Dazu ein Interview von Gabriel Kuhn in der heutigen jW mit Pamela Otarola (Stockholmer Krankenpflegerin u. in der syndikalistischen Gewerkschaft SAC aktiv):

»Es ist ein weitverbreitetes Phänomen«
Schweden: »Putzgate«-Affäre macht Schlagzeilen. Besondere Ausbeutung von migrantischen Arbeitskräften gang und gäbe. Ein Gespräch mit Pamela Otarola


Die schwedischen Zeitungen sind voll mit Berichten zur sogenannten Putzgate-Affäre. Was ist vorgefallen?

Ende Dezember wurden zwei Reinigungskräfte zum Wohnhaus der schwedischen Ministerpräsidentin Magdalena Andersson geschickt, um dort sauberzumachen. Sie nahmen die falsche Türe, ein Alarm ging los, und kurze Zeit später waren sie von Polizisten mit Waffen im Anschlag umringt.

Ein Missverständnis, das sich auflöste?

Ja, aber es stellte sich heraus, dass eine der beiden Frauen eine undokumentierte Migrantin aus Nicaragua war. Das wurde als Sicherheitsskandal hingestellt: »Wie kann eine Kriminelle Zugang zum Wohnhaus der Ministerpräsidentin erhalten?!« Der eigentliche Skandal ist freilich, dass dieses Haus mit Hilfe ausgebeuteter migrantischer Arbeitskräfte saubergemacht wird. Das ist alles andere als eine Ausnahme. Abertausende Menschen arbeiten in Schweden 70 Stunden in der Woche bei einem Stundenlohn von sieben Euro, ohne jede Absicherung. Wirst du krank, hast du Pech gehabt. So sieht die Realität aus.

Das entspricht nicht dem Bild, das viele Menschen von Schweden haben.

Dann ist es an der Zeit, dieses Bild auf den neuesten Stand zu bringen.

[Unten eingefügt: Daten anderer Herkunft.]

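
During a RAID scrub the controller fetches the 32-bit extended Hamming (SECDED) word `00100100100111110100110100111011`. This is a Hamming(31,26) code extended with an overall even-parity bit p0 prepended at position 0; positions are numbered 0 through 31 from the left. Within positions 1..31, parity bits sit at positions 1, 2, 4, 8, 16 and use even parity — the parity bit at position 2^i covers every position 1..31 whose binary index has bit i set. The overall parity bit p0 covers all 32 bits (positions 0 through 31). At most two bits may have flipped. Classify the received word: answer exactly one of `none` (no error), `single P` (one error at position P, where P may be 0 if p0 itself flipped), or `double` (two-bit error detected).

single 31

s1: b1⊕b3⊕b5⊕b7⊕b9⊕b11⊕b13⊕b15⊕b17⊕b19⊕b21⊕b23⊕b25⊕b27⊕b29⊕b31 = 0⊕0⊕1⊕0⊕0⊕1⊕1⊕1⊕1⊕0⊕1⊕1⊕0⊕1⊕0⊕1 = 1
s2: b2⊕b3⊕b6⊕b7⊕b10⊕b11⊕b14⊕b15⊕b18⊕b19⊕b22⊕b23⊕b26⊕b27⊕b30⊕b31 = 1⊕0⊕0⊕0⊕0⊕1⊕1⊕1⊕0⊕0⊕0⊕1⊕1⊕1⊕1⊕1 = 1
s4: b4⊕b5⊕b6⊕b7⊕b12⊕b13⊕b14⊕b15⊕b20⊕b21⊕b22⊕b23⊕b28⊕b29⊕b30⊕b31 = 0⊕1⊕0⊕0⊕1⊕1⊕1⊕1⊕1⊕1⊕0⊕1⊕1⊕0⊕1⊕1 = 1
s8: b8⊕b9⊕b10⊕b11⊕b12⊕b13⊕b14⊕b15⊕b24⊕b25⊕b26⊕b27⊕b28⊕b29⊕b30⊕b31 = 1⊕0⊕0⊕1⊕1⊕1⊕1⊕1⊕0⊕0⊕1⊕1⊕1⊕0⊕1⊕1 = 1
s16: b16⊕b17⊕b18⊕b19⊕b20⊕b21⊕b22⊕b23⊕b24⊕b25⊕b26⊕b27⊕b28⊕b29⊕b30⊕b31 = 0⊕1⊕0⊕0⊕1⊕1⊕0⊕1⊕0⊕0⊕1⊕1⊕1⊕0⊕1⊕1 = 1
Syndrome (s16...s1) = 11111 → position 31.
Overall parity (XOR of all 32 bits, including p0): 0⊕0⊕1⊕0⊕0⊕1⊕0⊕0⊕1⊕0⊕0⊕1⊕1⊕1⊕1⊕1⊕0⊕1⊕0⊕0⊕1⊕1⊕0⊕1⊕0⊕0⊕1⊕1⊕1⊕0⊕1⊕1 = 1
Overall=1, syndrome position=31 → single-bit error at position 31.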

Was sagt Andersson zu der Sache?

Nichts. Ihre Pressesprecher veröffentlichten eine Erklärung, in der sie das Übliche feilboten: Man hätte der Reinigungsfirma vertraut und könne nicht jede Firma überprüfen. Doch letzten Endes geht es nicht um die Firmen. Es sind die Politiker, die den unregulierten Arbeitsmarkt ermöglichen. Nur weil eine Firma Tarifverträge unterzeichnet, heißt das noch lange nicht, dass sie diese auch einhält. Die Ausbeutung migrantischer Arbeitskräfte, vor allem undokumentierter, ist ein weitverbreitetes Phänomen in Schweden. Auch bei den angesehensten Unternehmen ist das gang und gäbe. So verdienen sie ihr Geld.

Gilt das in allen Branchen?

Vor allem bei Reinigungsfirmen, in der Gastronomie und am Bau.

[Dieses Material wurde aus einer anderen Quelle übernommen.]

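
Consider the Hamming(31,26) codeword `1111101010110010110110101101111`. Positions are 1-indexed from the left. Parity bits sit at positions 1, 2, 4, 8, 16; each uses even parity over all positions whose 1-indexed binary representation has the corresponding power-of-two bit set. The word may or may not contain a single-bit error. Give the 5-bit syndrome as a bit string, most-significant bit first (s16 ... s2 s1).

s1: b1⊕b3⊕b5⊕b7⊕b9⊕b11⊕b13⊕b15⊕b17⊕b19⊕b21⊕b23⊕b25⊕b27⊕b29⊕b31 = 1⊕1⊕1⊕1⊕1⊕1⊕0⊕1⊕1⊕0⊕1⊕1⊕1⊕0⊕1⊕1 = 1
s2: b2⊕b3⊕b6⊕b7⊕b10⊕b11⊕b14⊕b15⊕b18⊕b19⊕b22⊕b23⊕b26⊕b27⊕b30⊕b31 = 1⊕1⊕0⊕1⊕0⊕1⊕0⊕1⊕1⊕0⊕0⊕1⊕1⊕0⊕1⊕1 = 0
s4: b4⊕b5⊕b6⊕b7⊕b12⊕b13⊕b14⊕b15⊕b20⊕b21⊕b22⊕b23⊕b28⊕b29⊕b30⊕b31 = 1⊕1⊕0⊕1⊕1⊕0⊕0⊕1⊕1⊕1⊕0⊕1⊕1⊕1⊕1⊕1 = 0
s8: b8⊕b9⊕b10⊕b11⊕b12⊕b13⊕b14⊕b15⊕b24⊕b25⊕b26⊕b27⊕b28⊕b29⊕b30⊕b31 = 0⊕1⊕0⊕1⊕1⊕0⊕0⊕1⊕0⊕1⊕1⊕0⊕1⊕1⊕1⊕1 = 0
s16: b16⊕b17⊕b18⊕b19⊕b20⊕b21⊕b22⊕b23⊕b24⊕b25⊕b26⊕b27⊕b28⊕b29⊕b30⊕b31 = 0⊕1⊕1⊕0⊕1⊕1⊕0⊕1⊕0⊕1⊕1⊕0⊕1⊕1⊕1⊕1 = 1
Syndrome (s16...s1) = 10001 → position 17.

10001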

Und was tun die Gewerkschaften dagegen?

Die großen Gewerkschaften gar nichts, vor allem, wenn es um un­dokumentierte Arbeitskräfte geht. Diesen ist die Mitgliedschaft verwehrt.

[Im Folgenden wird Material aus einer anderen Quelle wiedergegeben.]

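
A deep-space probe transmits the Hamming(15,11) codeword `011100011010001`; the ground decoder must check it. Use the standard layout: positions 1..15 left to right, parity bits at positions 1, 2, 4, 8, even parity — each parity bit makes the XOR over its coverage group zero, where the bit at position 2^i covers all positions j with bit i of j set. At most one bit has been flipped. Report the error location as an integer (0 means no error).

s1: b1⊕b3⊕b5⊕b7⊕b9⊕b11⊕b13⊕b15 = 0⊕1⊕0⊕0⊕1⊕1⊕0⊕1 = 0
s2: b2⊕b3⊕b6⊕b7⊕b10⊕b11⊕b14⊕b15 = 1⊕1⊕0⊕0⊕0⊕1⊕0⊕1 = 0
s4: b4⊕b5⊕b6⊕b7⊕b12⊕b13⊕b14⊕b15 = 1⊕0⊕0⊕0⊕0⊕0⊕0⊕1 = 0
s8: b8⊕b9⊕b10⊕b11⊕b12⊕b13⊕b14⊕b15 = 1⊕1⊕0⊕1⊕0⊕0⊕0⊕1 = 0
Syndrome (s8...s1) = 0000 → position 0 (no error).

0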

Bei der SAC, in der Sie aktiv sind, ist das nicht so?

Wir nehmen alle auf. Und da wir die einzigen sind, ist die Arbeitsbelastung hoch. Jede Woche gehen viele ehrenamtlichen Stunden in die Unterstützung undokumentierter Arbeitskräfte und ihrer Anliegen. Selbst im Urlaub vergeht kein Tag ohne Textnachricht eines Mitglieds, das Hilfe braucht. Es geht dabei nicht nur um undokumentierte Arbeitskräfte. Auch Migranten, die eine Arbeitserlaubnis haben, werden ausgebeutet und brauchen Unterstützung. Wir bieten Rechtsberatung in mehr als zehn Sprachen an, helfen beim Aufbau von Betriebsgruppen und stehen Leuten zur Seite, die ausstehende Löhne einfordern. Oft handelt es sich dabei um hohe Beträge. Insgesamt haben wir für unsere Mitglieder mehrere Millionen Kronen an ausstehenden Löhnen eingetrieben. Die Ausbeutung ist enorm.

Die vor dem Haus der Ministerpräsidentin festgenommene Reinigungskraft ist ebenfalls Mitglied Ihrer Gewerkschaft?

Ja. Auch sie unterstützen wir gerade dabei, ausstehende Löhne einzufordern. Außerdem läuft ein Verfahren wegen Menschenhandels gegen die Reinigungsfirma, die sie zum Haus der Ministerpräsidentin geschickt hatte.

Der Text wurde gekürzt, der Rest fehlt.